During the intervening years, Hill rebuilt himself into a left-handed artist, a pitcher the Dodgers were willing to mortgage multiple prospects to acquire this summer, a pitcher the team decided to trust for Game 2 of the National League division series. He turned himself from a punching bag into a pillar.

But a transformation cannot override the danger of a hanging curveball.

In the fourth inning Sunday, Hill watched his primary pitch float toward the plate. Lobaton delivered a hit far more concussive than his previous three against Hill. The three-run homer handed the Nationals a lead they never lost in a 5-2 victory, blunted the momentum of the Dodgers and heightened the scrutiny on an offense that stranded 12 runners.

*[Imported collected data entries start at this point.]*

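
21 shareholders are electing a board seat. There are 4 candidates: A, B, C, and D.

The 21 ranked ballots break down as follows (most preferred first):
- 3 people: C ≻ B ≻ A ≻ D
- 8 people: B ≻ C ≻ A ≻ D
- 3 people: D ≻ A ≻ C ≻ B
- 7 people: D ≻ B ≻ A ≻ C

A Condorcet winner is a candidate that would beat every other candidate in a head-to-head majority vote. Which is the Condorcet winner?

B vs A: 18–3
B vs C: 15–6
B vs D: 11–10
B beats every other candidate.

B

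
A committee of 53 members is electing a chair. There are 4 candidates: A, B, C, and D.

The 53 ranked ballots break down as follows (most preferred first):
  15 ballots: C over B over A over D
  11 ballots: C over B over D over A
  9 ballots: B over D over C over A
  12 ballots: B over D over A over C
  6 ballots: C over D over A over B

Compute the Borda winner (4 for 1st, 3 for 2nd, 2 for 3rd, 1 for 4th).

A: 15×2 + 11×1 + 9×1 + 12×2 + 6×2 = 86
B: 15×3 + 11×3 + 9×4 + 12×4 + 6×1 = 168
C: 15×4 + 11×4 + 9×2 + 12×1 + 6×4 = 158
D: 15×1 + 11×2 + 9×3 + 12×3 + 6×3 = 118

B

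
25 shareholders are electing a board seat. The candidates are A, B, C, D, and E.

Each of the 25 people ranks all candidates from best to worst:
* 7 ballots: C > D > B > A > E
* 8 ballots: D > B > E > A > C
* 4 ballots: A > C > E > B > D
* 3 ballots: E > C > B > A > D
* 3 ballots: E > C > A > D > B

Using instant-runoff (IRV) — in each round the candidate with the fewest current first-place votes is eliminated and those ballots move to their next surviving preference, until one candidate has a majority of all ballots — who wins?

Round 1: A 4, B 0, C 7, D 8, E 6. B eliminated.
Round 2: A 4, C 7, D 8, E 6. A eliminated.
Round 3: C 11, D 8, E 6. E eliminated.
Round 4: C 17, D 8. C has a majority (≥13).

C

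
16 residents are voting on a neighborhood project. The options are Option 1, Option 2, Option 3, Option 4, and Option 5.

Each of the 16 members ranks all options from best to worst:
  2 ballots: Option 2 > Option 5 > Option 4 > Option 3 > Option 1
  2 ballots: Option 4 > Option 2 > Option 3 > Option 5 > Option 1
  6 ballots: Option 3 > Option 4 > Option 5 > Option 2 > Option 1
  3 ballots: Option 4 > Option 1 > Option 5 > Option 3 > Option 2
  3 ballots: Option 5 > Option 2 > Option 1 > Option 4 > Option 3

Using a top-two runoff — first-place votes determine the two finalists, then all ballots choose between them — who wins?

Option 4

Round 1 first-place votes: Option 1 0, Option 2 2, Option 3 6, Option 4 5, Option 5 3. Option 3 and Option 4 advance.
Runoff: Option 3 is ranked above Option 4 on 6 ballots, Option 4 above Option 3 on 10.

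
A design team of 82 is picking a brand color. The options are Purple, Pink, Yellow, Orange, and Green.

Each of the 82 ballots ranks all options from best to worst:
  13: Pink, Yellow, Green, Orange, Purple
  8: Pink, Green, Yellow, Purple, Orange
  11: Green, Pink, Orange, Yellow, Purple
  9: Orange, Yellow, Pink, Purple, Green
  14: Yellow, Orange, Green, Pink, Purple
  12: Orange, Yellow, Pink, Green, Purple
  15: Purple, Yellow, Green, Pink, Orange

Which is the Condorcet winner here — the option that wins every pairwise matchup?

Yellow vs Purple: 67–15
Yellow vs Pink: 50–32
Yellow vs Orange: 50–32
Yellow vs Green: 63–19
Yellow beats every other option.

Yellow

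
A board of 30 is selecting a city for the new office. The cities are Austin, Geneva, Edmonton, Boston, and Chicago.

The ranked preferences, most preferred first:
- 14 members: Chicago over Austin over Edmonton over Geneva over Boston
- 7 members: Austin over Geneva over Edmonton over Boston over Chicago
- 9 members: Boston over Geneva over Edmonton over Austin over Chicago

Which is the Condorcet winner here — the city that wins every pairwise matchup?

Austin

Austin vs Geneva: 21–9
Austin vs Edmonton: 21–9
Austin vs Boston: 21–9
Austin vs Chicago: 16–14
Austin beats every other city.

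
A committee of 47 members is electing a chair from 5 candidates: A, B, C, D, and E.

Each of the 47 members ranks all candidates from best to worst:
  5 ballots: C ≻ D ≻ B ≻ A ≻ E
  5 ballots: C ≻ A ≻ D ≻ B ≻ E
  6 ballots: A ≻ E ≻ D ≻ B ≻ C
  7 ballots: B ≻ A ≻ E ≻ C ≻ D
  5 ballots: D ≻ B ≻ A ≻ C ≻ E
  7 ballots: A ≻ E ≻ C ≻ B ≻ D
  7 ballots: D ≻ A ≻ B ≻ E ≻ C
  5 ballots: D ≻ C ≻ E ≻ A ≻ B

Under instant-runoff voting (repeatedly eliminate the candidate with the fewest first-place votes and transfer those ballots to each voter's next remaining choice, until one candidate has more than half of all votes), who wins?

A

Round 1: A 13, B 7, C 10, D 17, E 0. E eliminated.
Round 2: A 13, B 7, C 10, D 17. B eliminated.
Round 3: A 20, C 10, D 17. C eliminated.
Round 4: A 25, D 22. A has a majority (≥24).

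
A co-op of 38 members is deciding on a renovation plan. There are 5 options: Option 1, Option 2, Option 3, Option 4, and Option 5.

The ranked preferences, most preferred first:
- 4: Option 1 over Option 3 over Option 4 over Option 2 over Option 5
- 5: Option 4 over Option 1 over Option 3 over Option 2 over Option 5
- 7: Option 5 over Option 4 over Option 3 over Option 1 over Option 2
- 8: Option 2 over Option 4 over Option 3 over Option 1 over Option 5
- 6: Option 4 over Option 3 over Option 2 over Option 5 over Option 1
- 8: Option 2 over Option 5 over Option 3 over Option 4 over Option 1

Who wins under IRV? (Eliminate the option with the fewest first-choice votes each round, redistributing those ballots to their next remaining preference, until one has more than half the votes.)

Option 4

Round 1: Option 1 4, Option 2 16, Option 3 0, Option 4 11, Option 5 7. Option 3 eliminated.
Round 2: Option 1 4, Option 2 16, Option 4 11, Option 5 7. Option 1 eliminated.
Round 3: Option 2 16, Option 4 15, Option 5 7. Option 5 eliminated.
Round 4: Option 2 16, Option 4 22. Option 4 has a majority (≥20).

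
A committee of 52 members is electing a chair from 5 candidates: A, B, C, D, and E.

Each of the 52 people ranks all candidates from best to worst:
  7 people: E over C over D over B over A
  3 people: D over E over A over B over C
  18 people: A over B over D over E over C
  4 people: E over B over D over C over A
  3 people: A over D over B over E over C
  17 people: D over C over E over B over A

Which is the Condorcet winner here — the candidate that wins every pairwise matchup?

D

D vs A: 31–21
D vs B: 30–22
D vs C: 45–7
D vs E: 41–11
D beats every other candidate.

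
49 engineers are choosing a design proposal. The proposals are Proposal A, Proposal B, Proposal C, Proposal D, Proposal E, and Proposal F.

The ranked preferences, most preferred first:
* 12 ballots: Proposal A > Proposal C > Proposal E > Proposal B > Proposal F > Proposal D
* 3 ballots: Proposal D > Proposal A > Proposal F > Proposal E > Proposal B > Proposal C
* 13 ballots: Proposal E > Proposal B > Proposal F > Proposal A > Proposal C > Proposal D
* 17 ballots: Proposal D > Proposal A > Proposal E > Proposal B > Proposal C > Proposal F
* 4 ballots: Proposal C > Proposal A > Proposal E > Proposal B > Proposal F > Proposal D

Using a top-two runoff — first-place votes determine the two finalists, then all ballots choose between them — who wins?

Proposal E

Round 1 first-place votes: Proposal A 12, Proposal B 0, Proposal C 4, Proposal D 20, Proposal E 13, Proposal F 0. Proposal D and Proposal E advance.
Runoff: Proposal D is ranked above Proposal E on 20 ballots, Proposal E above Proposal D on 29.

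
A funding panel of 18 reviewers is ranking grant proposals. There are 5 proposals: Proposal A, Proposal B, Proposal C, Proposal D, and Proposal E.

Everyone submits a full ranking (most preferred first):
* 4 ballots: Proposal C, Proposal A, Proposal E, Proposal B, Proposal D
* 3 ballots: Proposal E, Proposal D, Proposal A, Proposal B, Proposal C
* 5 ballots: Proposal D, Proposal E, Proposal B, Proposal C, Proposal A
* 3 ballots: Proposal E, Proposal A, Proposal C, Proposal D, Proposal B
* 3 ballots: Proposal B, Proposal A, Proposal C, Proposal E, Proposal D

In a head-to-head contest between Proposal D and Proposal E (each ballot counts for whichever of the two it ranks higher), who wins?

Proposal E

Proposal D is ranked above Proposal E on 5 ballots; Proposal E above Proposal D on 13.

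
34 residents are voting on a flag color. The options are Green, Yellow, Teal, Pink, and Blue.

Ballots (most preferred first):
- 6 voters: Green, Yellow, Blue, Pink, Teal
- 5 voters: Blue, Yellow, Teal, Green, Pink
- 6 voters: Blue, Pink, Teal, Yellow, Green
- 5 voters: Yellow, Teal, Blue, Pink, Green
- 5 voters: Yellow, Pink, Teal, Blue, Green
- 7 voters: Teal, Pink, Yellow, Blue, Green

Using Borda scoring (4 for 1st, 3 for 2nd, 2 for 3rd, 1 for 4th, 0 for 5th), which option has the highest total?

Yellow

Green: 6×4 + 5×1 + 6×0 + 5×0 + 5×0 + 7×0 = 29
Yellow: 6×3 + 5×3 + 6×1 + 5×4 + 5×4 + 7×2 = 93
Teal: 6×0 + 5×2 + 6×2 + 5×3 + 5×2 + 7×4 = 75
Pink: 6×1 + 5×0 + 6×3 + 5×1 + 5×3 + 7×3 = 65
Blue: 6×2 + 5×4 + 6×4 + 5×2 + 5×1 + 7×1 = 78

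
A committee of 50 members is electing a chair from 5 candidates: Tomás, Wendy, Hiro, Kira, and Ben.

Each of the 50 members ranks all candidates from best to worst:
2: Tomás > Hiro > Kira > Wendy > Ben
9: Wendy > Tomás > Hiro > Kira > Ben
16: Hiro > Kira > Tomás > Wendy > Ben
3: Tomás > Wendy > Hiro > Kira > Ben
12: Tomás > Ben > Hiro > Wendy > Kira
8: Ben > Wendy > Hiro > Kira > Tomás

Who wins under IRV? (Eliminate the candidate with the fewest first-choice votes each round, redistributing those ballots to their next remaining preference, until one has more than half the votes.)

Tomás

Round 1: Tomás 17, Wendy 9, Hiro 16, Kira 0, Ben 8. Kira eliminated.
Round 2: Tomás 17, Wendy 9, Hiro 16, Ben 8. Ben eliminated.
Round 3: Tomás 17, Wendy 17, Hiro 16. Hiro eliminated.
Round 4: Tomás 33, Wendy 17. Tomás has a majority (≥26).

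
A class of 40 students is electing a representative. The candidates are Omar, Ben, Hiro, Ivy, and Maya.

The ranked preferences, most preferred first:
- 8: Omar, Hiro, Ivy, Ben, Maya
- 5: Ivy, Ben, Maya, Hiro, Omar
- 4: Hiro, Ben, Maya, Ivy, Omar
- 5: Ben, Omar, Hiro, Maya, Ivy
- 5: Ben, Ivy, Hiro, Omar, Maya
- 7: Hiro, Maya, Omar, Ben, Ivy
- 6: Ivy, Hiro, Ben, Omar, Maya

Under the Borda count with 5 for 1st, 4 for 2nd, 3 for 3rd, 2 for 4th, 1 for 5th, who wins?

Hiro

Omar: 8×5 + 5×1 + 4×1 + 5×4 + 5×2 + 7×3 + 6×2 = 112
Ben: 8×2 + 5×4 + 4×4 + 5×5 + 5×5 + 7×2 + 6×3 = 134
Hiro: 8×4 + 5×2 + 4×5 + 5×3 + 5×3 + 7×5 + 6×4 = 151
Ivy: 8×3 + 5×5 + 4×2 + 5×1 + 5×4 + 7×1 + 6×5 = 119
Maya: 8×1 + 5×3 + 4×3 + 5×2 + 5×1 + 7×4 + 6×1 = 84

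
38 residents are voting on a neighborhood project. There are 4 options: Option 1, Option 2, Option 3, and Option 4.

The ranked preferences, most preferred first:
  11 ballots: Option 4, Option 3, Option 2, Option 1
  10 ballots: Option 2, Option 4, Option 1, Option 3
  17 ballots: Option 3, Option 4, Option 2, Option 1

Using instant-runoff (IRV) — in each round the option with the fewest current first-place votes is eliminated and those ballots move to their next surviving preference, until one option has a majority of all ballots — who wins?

Round 1: Option 1 0, Option 2 10, Option 3 17, Option 4 11. Option 1 eliminated.
Round 2: Option 2 10, Option 3 17, Option 4 11. Option 2 eliminated.
Round 3: Option 3 17, Option 4 21. Option 4 has a majority (≥20).

Option 4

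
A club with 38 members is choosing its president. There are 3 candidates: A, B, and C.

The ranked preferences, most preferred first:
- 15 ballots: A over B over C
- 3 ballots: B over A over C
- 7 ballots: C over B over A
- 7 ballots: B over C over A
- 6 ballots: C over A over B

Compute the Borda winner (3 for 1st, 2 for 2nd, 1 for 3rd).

B

A: 15×3 + 3×2 + 7×1 + 7×1 + 6×2 = 77
B: 15×2 + 3×3 + 7×2 + 7×3 + 6×1 = 80
C: 15×1 + 3×1 + 7×3 + 7×2 + 6×3 = 71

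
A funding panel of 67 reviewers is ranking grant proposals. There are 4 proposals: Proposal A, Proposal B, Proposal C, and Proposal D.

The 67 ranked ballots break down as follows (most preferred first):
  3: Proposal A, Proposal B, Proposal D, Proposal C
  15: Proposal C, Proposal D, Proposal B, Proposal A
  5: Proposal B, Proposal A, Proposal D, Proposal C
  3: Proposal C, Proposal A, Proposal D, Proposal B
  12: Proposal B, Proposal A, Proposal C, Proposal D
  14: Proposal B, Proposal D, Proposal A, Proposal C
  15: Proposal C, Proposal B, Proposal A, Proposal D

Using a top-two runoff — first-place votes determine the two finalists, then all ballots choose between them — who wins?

Round 1 first-place votes: Proposal A 3, Proposal B 31, Proposal C 33, Proposal D 0. Proposal C and Proposal B advance.
Runoff: Proposal C is ranked above Proposal B on 33 ballots, Proposal B above Proposal C on 34.

Proposal B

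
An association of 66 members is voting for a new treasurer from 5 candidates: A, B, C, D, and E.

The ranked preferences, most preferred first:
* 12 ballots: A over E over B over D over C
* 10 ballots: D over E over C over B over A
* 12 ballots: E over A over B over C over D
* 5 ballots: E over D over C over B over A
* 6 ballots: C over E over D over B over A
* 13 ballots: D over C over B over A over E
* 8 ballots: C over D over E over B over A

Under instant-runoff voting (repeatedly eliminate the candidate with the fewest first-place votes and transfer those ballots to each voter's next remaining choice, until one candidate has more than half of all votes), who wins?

Round 1: A 12, B 0, C 14, D 23, E 17. B eliminated.
Round 2: A 12, C 14, D 23, E 17. A eliminated.
Round 3: C 14, D 23, E 29. C eliminated.
Round 4: D 31, E 35. E has a majority (≥34).

E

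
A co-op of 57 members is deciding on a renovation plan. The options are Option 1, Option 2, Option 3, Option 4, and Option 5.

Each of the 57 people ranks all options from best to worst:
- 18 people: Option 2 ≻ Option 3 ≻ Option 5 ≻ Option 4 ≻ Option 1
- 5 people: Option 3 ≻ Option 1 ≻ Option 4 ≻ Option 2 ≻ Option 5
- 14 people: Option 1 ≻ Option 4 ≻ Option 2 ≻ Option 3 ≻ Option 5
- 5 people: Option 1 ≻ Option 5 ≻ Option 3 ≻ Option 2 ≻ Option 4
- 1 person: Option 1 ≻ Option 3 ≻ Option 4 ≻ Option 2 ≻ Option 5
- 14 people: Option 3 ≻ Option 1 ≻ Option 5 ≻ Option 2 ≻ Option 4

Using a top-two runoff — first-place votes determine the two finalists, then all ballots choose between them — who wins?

Option 3

Round 1 first-place votes: Option 1 20, Option 2 18, Option 3 19, Option 4 0, Option 5 0. Option 1 and Option 3 advance.
Runoff: Option 1 is ranked above Option 3 on 20 ballots, Option 3 above Option 1 on 37.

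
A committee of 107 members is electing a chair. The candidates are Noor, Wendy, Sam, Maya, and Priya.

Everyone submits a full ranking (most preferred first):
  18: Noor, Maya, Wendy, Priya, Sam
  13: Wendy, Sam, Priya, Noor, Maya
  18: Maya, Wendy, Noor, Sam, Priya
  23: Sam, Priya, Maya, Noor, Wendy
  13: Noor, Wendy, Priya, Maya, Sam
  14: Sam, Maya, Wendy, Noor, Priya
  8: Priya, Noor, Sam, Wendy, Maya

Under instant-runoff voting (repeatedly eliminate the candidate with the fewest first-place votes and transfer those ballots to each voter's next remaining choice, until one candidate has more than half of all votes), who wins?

Noor

Round 1: Noor 31, Wendy 13, Sam 37, Maya 18, Priya 8. Priya eliminated.
Round 2: Noor 39, Wendy 13, Sam 37, Maya 18. Wendy eliminated.
Round 3: Noor 39, Sam 50, Maya 18. Maya eliminated.
Round 4: Noor 57, Sam 50. Noor has a majority (≥54).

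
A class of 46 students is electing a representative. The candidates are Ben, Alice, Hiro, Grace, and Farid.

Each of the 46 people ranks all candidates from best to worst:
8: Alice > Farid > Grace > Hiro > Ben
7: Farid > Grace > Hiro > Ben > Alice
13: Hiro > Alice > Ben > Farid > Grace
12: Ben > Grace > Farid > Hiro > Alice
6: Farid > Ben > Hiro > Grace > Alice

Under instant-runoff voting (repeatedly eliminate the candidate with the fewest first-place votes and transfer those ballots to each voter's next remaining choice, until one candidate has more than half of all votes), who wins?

Farid

Round 1: Ben 12, Alice 8, Hiro 13, Grace 0, Farid 13. Grace eliminated.
Round 2: Ben 12, Alice 8, Hiro 13, Farid 13. Alice eliminated.
Round 3: Ben 12, Hiro 13, Farid 21. Ben eliminated.
Round 4: Hiro 13, Farid 33. Farid has a majority (≥24).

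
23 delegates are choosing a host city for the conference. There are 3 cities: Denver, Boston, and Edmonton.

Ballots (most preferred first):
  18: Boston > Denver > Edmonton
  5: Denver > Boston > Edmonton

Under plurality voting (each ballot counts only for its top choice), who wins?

First-place votes: Denver 5, Boston 18, Edmonton 0.

Boston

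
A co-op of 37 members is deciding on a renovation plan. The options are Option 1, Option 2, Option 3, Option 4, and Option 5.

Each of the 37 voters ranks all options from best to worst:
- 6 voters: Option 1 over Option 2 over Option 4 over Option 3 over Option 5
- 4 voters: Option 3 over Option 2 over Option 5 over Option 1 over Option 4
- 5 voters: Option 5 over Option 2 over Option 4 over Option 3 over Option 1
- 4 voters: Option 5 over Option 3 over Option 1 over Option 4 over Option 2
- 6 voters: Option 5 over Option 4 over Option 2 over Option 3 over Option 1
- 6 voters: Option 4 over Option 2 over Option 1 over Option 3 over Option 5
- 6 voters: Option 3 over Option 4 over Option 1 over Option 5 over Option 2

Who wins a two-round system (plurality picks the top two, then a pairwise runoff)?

Option 3

Round 1 first-place votes: Option 1 6, Option 2 0, Option 3 10, Option 4 6, Option 5 15. Option 5 and Option 3 advance.
Runoff: Option 5 is ranked above Option 3 on 15 ballots, Option 3 above Option 5 on 22.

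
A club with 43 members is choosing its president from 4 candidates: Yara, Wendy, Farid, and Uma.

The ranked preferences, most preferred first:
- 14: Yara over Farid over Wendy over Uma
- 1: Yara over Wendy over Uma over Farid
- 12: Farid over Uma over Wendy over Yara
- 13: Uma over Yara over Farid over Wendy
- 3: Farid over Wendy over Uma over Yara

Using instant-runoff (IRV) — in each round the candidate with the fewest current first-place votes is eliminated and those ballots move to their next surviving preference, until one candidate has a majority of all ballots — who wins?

Yara

Round 1: Yara 15, Wendy 0, Farid 15, Uma 13. Wendy eliminated.
Round 2: Yara 15, Farid 15, Uma 13. Uma eliminated.
Round 3: Yara 28, Farid 15. Yara has a majority (≥22).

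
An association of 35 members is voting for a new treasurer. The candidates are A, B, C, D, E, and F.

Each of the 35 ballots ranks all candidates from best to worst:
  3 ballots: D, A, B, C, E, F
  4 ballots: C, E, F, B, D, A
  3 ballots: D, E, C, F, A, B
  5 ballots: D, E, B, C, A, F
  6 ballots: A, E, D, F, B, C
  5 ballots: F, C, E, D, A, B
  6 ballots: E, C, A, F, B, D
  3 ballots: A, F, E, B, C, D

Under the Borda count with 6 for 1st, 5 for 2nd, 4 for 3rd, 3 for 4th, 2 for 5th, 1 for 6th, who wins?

E

A: 3×5 + 4×1 + 3×2 + 5×2 + 6×6 + 5×2 + 6×4 + 3×6 = 123
B: 3×4 + 4×3 + 3×1 + 5×4 + 6×2 + 5×1 + 6×2 + 3×3 = 85
C: 3×3 + 4×6 + 3×4 + 5×3 + 6×1 + 5×5 + 6×5 + 3×2 = 127
D: 3×6 + 4×2 + 3×6 + 5×6 + 6×4 + 5×3 + 6×1 + 3×1 = 122
E: 3×2 + 4×5 + 3×5 + 5×5 + 6×5 + 5×4 + 6×6 + 3×4 = 164
F: 3×1 + 4×4 + 3×3 + 5×1 + 6×3 + 5×6 + 6×3 + 3×5 = 114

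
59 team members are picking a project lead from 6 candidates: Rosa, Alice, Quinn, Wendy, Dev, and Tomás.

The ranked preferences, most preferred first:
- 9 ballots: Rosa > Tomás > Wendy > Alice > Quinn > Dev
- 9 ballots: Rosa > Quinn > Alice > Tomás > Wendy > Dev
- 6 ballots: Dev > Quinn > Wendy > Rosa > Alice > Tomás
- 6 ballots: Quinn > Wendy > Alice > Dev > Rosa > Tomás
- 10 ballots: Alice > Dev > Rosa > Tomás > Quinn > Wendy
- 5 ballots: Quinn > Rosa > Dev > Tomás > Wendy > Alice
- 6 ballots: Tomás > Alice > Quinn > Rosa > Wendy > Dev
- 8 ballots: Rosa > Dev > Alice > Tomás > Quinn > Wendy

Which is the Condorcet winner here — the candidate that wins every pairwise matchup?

Rosa vs Alice: 37–22
Rosa vs Quinn: 36–23
Rosa vs Wendy: 47–12
Rosa vs Dev: 37–22
Rosa vs Tomás: 53–6
Rosa beats every other candidate.

Rosa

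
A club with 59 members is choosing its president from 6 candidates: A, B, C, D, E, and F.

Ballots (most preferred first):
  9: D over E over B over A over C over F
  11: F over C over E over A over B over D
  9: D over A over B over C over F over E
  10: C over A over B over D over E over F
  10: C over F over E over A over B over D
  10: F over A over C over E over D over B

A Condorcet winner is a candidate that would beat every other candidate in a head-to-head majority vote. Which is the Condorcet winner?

C

C vs A: 31–28
C vs B: 41–18
C vs D: 41–18
C vs E: 50–9
C vs F: 38–21
C beats every other candidate.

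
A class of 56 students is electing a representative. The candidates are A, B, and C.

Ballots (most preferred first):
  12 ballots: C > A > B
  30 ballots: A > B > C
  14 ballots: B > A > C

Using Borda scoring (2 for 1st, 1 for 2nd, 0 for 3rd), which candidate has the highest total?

A

A: 12×1 + 30×2 + 14×1 = 86
B: 12×0 + 30×1 + 14×2 = 58
C: 12×2 + 30×0 + 14×0 = 24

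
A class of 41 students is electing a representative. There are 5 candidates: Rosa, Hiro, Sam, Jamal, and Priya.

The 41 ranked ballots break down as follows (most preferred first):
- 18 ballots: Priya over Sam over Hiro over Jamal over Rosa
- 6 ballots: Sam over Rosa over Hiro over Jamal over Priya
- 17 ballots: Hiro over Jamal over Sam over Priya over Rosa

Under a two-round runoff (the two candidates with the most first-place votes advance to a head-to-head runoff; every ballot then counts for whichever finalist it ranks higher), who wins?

Hiro

Round 1 first-place votes: Rosa 0, Hiro 17, Sam 6, Jamal 0, Priya 18. Priya and Hiro advance.
Runoff: Priya is ranked above Hiro on 18 ballots, Hiro above Priya on 23.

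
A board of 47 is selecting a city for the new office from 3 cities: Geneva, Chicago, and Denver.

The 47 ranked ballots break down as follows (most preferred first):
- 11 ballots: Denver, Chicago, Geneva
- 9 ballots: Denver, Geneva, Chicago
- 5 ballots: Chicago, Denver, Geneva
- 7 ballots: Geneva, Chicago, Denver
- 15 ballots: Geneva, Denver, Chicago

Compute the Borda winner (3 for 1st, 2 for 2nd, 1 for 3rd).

Denver

Geneva: 11×1 + 9×2 + 5×1 + 7×3 + 15×3 = 100
Chicago: 11×2 + 9×1 + 5×3 + 7×2 + 15×1 = 75
Denver: 11×3 + 9×3 + 5×2 + 7×1 + 15×2 = 107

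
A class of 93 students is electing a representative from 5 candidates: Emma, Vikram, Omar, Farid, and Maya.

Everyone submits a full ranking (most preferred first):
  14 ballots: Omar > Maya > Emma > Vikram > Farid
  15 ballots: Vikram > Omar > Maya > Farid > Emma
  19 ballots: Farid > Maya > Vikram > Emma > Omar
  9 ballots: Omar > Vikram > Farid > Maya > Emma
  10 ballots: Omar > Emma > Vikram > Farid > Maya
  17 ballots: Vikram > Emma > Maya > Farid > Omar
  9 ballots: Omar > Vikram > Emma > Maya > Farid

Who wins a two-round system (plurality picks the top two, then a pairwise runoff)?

Vikram

Round 1 first-place votes: Emma 0, Vikram 32, Omar 42, Farid 19, Maya 0. Omar and Vikram advance.
Runoff: Omar is ranked above Vikram on 42 ballots, Vikram above Omar on 51.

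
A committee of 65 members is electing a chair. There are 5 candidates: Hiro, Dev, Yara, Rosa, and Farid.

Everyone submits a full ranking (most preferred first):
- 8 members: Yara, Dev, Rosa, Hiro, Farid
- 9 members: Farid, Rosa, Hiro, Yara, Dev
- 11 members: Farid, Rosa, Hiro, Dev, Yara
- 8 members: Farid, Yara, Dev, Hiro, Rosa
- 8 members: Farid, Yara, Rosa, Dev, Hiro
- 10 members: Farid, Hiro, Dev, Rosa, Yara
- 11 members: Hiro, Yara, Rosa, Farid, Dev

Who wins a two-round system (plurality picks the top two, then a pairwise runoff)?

Farid

Round 1 first-place votes: Hiro 11, Dev 0, Yara 8, Rosa 0, Farid 46. Farid and Hiro advance.
Runoff: Farid is ranked above Hiro on 46 ballots, Hiro above Farid on 19.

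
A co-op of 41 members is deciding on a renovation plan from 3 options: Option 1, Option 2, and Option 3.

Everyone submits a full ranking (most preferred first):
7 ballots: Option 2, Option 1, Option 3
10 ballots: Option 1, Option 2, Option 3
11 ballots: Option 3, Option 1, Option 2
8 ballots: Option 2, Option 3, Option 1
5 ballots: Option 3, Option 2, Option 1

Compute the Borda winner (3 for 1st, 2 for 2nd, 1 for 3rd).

Option 2

Option 1: 7×2 + 10×3 + 11×2 + 8×1 + 5×1 = 79
Option 2: 7×3 + 10×2 + 11×1 + 8×3 + 5×2 = 86
Option 3: 7×1 + 10×1 + 11×3 + 8×2 + 5×3 = 81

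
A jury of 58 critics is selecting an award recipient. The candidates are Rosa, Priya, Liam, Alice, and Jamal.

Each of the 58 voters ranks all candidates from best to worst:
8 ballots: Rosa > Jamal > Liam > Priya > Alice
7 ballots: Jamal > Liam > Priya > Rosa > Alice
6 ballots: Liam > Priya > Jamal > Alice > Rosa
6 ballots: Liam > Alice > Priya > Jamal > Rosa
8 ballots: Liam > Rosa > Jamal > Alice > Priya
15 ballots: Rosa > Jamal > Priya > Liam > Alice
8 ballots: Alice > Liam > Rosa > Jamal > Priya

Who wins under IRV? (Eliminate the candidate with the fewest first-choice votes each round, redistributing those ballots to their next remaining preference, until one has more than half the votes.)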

Up two runs when the ball left Hill’s hand, the Dodgers could not recover, and will fly back to Los Angeles with the series tied at a game apiece. There is little time to mourn. Kenta Maeda will throw Game 3’s first pitch at 1:08 p.m., with the schedule compacted by Saturday’s rainout, as the Dodgers confront a man capable of exploiting their offensive Achilles’ heel: Gio Gonzalez, a left-handed pitcher.